C&IS hosted its biennial Hall of Fame ceremony on Friday, Feb. 19. The virtual ceremony honored Nancy Parker Boyd, E. Culpepper Clark, Jan Crawford and Bryan Stevenson. C&IS Board of Visitors member Barry Copeland, president of The Copeland Strategies Group, served as emcee. The video produced by the Center for Public Television to honor each of our inductees can be viewed here. Additional information about each inductee is available below.
Nancy Parker Boyd
Nancy Parker Boyd graduated from the College of Communication and Information Sciences with a Bachelor of Arts degree in Journalism in 1988 before beginning her television broadcast career with TV stations in Georgia and Alabama. After anchoring the news for several years at WAFB in Baton Rouge, she made New Orleans her home where she covered New Orleans and South Louisiana for three decades. A five-time Emmy Award-winning journalist who served as a morning anchor for WVUE FOX 8 in New Orleans, Boyd was a legend in the community and an inspiration to young aspiring journalists. Boyd passed away in a plane crash while reporting a story on August 16, 2019.
E. Culpepper Clark
Culpepper “Cully” Clark is dean emeritus of the University of Georgia’s Grady College of Journalism and Mass Communication, a position he held from 2006 until his retirement in 2013. Prior to the University of Georgia, Clark worked at The University of Alabama for 27 years, including serving as dean of the College of Communication and Information Sciences. His published works have focused on the New South Movement and his book, “The Schoolhouse Door: Segregation’s Last Stand at the University of Alabama,” was named a Notable Book by the New York Times Book Review.
Jan Crawford
Jan Crawford is the chief legal correspondent for CBS News and a recognized authority on the U.S. Supreme Court. Her 2007 book, “Supreme Conflict: The Inside Story of the Struggle for the Control of the United States Supreme Court” gained critical acclaim and became an instant New York Times Bestseller. Crawford is a 1987 graduate of The University of Alabama and a 1993 graduate of the University of Chicago Law School. She has taught journalism at American University and frequently speaks about the Court to universities, law schools, legal organizations and civic groups across the country.
Bryan Stevenson
Bryan Stevenson is the founder and Executive Director of the Equal Justice Initiative (EJI), a human rights organization in Montgomery, Alabama.

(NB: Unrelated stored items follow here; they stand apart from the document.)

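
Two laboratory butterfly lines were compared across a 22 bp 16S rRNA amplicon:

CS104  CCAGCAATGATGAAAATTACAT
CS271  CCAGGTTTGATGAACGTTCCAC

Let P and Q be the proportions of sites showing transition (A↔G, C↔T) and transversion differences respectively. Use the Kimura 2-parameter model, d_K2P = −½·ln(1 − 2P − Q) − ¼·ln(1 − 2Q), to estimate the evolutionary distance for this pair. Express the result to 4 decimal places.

0.4146

Differing sites — 5:C/G (Tv); 6:A/T (Tv); 7:A/T (Tv); 15:A/C (Tv); 16:A/G (Ti); 19:A/C (Tv); 22:T/C (Ti).
Of the 7 differences, 2 transitions and 5 transversions over 22 sites: P = 2/22 = 0.090909, Q = 5/22 = 0.227273.
d = −0.5·ln(0.590909) − 0.25·ln(0.545454) = −0.5·(-0.526093) − 0.25·(-0.606137) = 0.4146.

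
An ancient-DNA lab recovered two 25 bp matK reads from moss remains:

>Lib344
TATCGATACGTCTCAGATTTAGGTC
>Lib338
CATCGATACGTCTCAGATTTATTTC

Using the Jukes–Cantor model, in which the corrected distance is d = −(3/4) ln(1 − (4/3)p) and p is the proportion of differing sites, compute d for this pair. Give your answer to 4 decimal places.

Mismatches occur at site 1 (T/C), site 22 (G/T), site 23 (G/T).
p = 3/25 = 0.120000.
d = −0.75 · ln(1 − (4/3)·0.120000) = −0.75 · ln(0.840000) = −0.75 · (-0.174353) = 0.1308.

0.1308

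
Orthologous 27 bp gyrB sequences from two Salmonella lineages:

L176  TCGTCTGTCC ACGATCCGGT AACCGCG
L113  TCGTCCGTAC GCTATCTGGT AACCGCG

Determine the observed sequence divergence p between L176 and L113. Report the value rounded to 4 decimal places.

0.1852

The sequences differ at positions 6 (T/C), 9 (C/A), 11 (A/G), 13 (G/T), 17 (C/T).
There are 5 differences over 27 sites, so p = 5/27 = 0.1852.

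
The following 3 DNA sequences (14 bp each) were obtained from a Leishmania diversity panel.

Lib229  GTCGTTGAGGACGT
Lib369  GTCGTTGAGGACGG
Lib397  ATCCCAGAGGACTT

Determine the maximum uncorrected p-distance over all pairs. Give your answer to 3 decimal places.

Pairwise Hamming distances:
  Lib229 vs Lib369: 1
  Lib229 vs Lib397: 5
  Lib369 vs Lib397: 6
The largest is 6 mismatches, between Lib369 and Lib397; p = 6/14 = 0.429.

0.429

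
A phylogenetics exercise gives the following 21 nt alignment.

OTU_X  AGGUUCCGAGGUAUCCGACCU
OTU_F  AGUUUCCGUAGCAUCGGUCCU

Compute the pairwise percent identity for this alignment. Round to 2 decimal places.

71.43%

Differing sites — 3:G/U; 9:A/U; 10:G/A; 12:U/C; 16:C/G; 18:A/U.
15 of the 21 sites match, so the percent identity is 15/21 × 100 = 71.43%.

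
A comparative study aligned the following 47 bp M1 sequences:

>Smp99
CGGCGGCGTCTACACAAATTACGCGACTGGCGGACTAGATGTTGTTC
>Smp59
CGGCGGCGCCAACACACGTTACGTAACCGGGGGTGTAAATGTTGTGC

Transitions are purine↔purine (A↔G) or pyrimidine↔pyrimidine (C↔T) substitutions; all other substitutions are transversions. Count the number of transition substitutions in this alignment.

Mismatches occur at site 9 (T/C, transition), site 11 (T/A, transversion), site 17 (A/C, transversion), site 18 (A/G, transition), site 24 (C/T, transition), site 25 (G/A, transition), site 28 (T/C, transition), site 31 (C/G, transversion), site 34 (A/T, transversion), site 35 (C/G, transversion), site 38 (G/A, transition), site 46 (T/G, transversion).
Of the 12 differences, 6 transitions and 6 transversions, so the answer is 6.

6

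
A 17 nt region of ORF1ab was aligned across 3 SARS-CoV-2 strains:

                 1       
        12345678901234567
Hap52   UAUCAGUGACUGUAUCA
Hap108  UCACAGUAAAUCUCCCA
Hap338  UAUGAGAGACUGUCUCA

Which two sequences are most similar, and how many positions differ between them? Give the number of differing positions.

3

Pairwise Hamming distances:
  Hap52 vs Hap108: 7
  Hap52 vs Hap338: 3
  Hap108 vs Hap338: 8
The smallest is 3, between Hap52 and Hap338.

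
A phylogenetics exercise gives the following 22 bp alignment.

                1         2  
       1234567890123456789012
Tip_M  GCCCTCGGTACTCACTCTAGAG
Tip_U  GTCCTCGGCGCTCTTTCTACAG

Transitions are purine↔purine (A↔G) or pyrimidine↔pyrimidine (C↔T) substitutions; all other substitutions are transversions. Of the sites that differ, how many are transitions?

The sequences differ at positions 2 (C/T, transition), 9 (T/C, transition), 10 (A/G, transition), 14 (A/T, transversion), 15 (C/T, transition), 20 (G/C, transversion).
Of the 6 differences, 4 transitions and 2 transversions, so the answer is 4.

4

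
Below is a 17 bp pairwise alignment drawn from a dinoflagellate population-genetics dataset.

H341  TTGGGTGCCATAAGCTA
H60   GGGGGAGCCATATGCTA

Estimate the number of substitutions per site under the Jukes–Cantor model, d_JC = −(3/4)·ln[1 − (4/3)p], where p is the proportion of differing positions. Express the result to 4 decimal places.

0.2824

The sequences differ at positions 1 (T/G), 2 (T/G), 6 (T/A), 13 (A/T).
p = 4/17 = 0.235294.
d = −0.75 · ln(1 − (4/3)·0.235294) = −0.75 · ln(0.686275) = −0.75 · (-0.376477) = 0.2824.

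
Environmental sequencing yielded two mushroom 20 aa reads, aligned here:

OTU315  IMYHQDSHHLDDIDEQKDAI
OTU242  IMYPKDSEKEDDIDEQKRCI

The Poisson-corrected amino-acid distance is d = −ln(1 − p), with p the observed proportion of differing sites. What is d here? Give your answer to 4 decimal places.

0.4308

The sequences differ at positions 4 (H/P), 5 (Q/K), 8 (H/E), 9 (H/K), 10 (L/E), 18 (D/R), 19 (A/C).
p = 7/20 = 0.350000.
d = −ln(1 − 0.350000) = −ln(0.650000) = 0.4308.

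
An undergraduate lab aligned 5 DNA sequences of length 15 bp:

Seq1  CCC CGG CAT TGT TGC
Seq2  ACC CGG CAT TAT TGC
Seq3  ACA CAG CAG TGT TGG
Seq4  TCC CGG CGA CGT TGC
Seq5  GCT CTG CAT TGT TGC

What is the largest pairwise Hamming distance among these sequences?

Pairwise Hamming distances:
  Seq1 vs Seq2: 2
  Seq1 vs Seq3: 5
  Seq1 vs Seq4: 4
  Seq1 vs Seq5: 3
  Seq2 vs Seq3: 5
  Seq2 vs Seq4: 5
  Seq2 vs Seq5: 4
  Seq3 vs Seq4: 7
  Seq3 vs Seq5: 5
  Seq4 vs Seq5: 6
The largest is 7, between Seq3 and Seq4.

7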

Stevenson is a widely acclaimed public interest lawyer who has dedicated his career to helping the poor, incarcerated and condemned. He is a graduate of Harvard Law School and Harvard’s School of Government and the author of the award-winning New York Times bestseller “Just Mercy,” which was recently adapted as a major motion picture.
About the Hall of Fame:
Established by the College’s Board of Visitors in 1998, the Communication and Information Sciences Hall of Fame was created to honor, preserve and perpetuate the names and accomplishments of individuals who have brought lasting fame to the state of Alabama through the application of disciplines taught, researched and practiced in the College.